There are approximately {2} words in the text. The phrase
DEATH STAR occurs and starts at position {3}.
"""
def analyzeCrawler(thetext):
numchars = 0
nospacechars = 0
numspacechars = 0
anhCrawler = thetext
word = anhCrawler.split()
for char in word:
numchars = word[numchars]
if numchars == " ":
numspacechars += 1
anhCrawler = re.split(" ", anhCrawler)
for char in anhCrawler:
nospacechars += 1
numwords = len(anhCrawler)
pos = thetext.find("DEATH STAR")
char_len = len("DEATH STAR")
ds = thetext[261:271]
dspos = "[261:271]"
return theReport.format(numchars, nospacechars, numwords, dspos)
print analyzeCrawler(theReport)
You're overthinking this problem.
Number of chars in string (returns 520):
len(anhCrawler)
Number of non-whitespace characters in string (using split as using split automatically removes the whitespace, and join creates a string with no whitespace) (returns 434):
len(''.join(anhCrawler.split()))
Finding the position of "DEATH STAR" (returns 261):
anhCrawler.find("DEATH STAR")
Here, you have simplilfied version of your function:
import re
def analyzeCrawler2(thetext, text_to_search = "DEATH STAR"):
numchars = len(anhCrawler)
nospacechars = len(re.sub(r"\s+", "", anhCrawler))
numwords = len(anhCrawler.split())
dspos = anhCrawler.find(text_to_search)
return theReport.format(numchars, nospacechars, numwords, dspos)
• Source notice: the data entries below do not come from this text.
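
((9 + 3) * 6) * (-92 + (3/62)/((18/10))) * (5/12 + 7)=-1522523/31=-49113.65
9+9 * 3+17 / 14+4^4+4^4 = 7689 / 14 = 549.21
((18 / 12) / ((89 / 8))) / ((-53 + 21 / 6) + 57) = 8 / 445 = 0.02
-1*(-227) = 227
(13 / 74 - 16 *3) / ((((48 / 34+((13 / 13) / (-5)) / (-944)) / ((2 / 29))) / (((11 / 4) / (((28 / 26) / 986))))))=-172582378540 / 29343923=-5881.37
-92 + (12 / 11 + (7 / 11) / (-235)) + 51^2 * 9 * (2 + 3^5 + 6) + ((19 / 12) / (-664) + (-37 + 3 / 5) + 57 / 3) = 121020362629957 / 20597280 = 5875550.69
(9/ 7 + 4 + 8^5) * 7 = 229413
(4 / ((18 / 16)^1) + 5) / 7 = 11 / 9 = 1.22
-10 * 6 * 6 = -360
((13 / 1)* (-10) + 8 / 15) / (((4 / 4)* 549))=-1942 / 8235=-0.24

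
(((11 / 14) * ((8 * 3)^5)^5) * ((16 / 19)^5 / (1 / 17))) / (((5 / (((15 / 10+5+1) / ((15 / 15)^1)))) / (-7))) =-4707429515136132828779625303341426295177216 / 2476099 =-1901147536966871206999246000000000000.00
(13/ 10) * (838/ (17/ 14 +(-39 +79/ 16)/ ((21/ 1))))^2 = 515323501056/ 93845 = 5491219.58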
print analyzeCrawler2(theReport)
This text contains 520 characters (434 if you ignore spaces).
There are approximately 87 words in the text. The phrase
DEATH STAR occurs and starts at position 261.
I think the trick part is to remove white spaces from the string and to calculate the non-space character count. This can be done simply using regular expression. Rest should be self-explanatory.
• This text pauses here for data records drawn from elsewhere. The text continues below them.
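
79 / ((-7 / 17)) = -1343 / 7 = -191.86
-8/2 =-4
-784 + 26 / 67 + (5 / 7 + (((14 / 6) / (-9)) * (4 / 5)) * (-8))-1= -49527424 / 63315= -782.24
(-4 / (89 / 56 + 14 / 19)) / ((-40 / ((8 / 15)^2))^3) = 2179072 / 3523974609375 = 0.00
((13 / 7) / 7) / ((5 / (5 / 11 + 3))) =494 / 2695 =0.18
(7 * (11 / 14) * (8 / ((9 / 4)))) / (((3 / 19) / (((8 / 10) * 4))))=53504 / 135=396.33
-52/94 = -26/47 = -0.55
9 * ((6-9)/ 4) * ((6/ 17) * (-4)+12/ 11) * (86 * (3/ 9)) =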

First off, you need to indent the code that's inside a function. Second... your code can be simplified to the following:
theReport = """
This text contains {0} characters ({1} if you ignore spaces).
There are approximately {2} words in the text. The phrase
DEATH STAR is the {3}th word and starts at the {4}th character.
"""
def analyzeCrawler(thetext):
numchars = len(anhCrawler)
nospacechars = len(anhCrawler.replace(' ', ''))
numwords = len(anhCrawler.split())
word = 'DEATH STAR'
wordPosition = anhCrawler.split().index(word)
charPosition = anhCrawler.find(word)
return theReport.format(
numchars, nospacechars, numwords, wordPosition, charPosition
)
I modified the last two format arguments because it wasn't clear what you meant by dspos, although maybe it's obvious and I'm not seeing it. In any case, I included the word and char position instead. You can determine which one you really meant to include.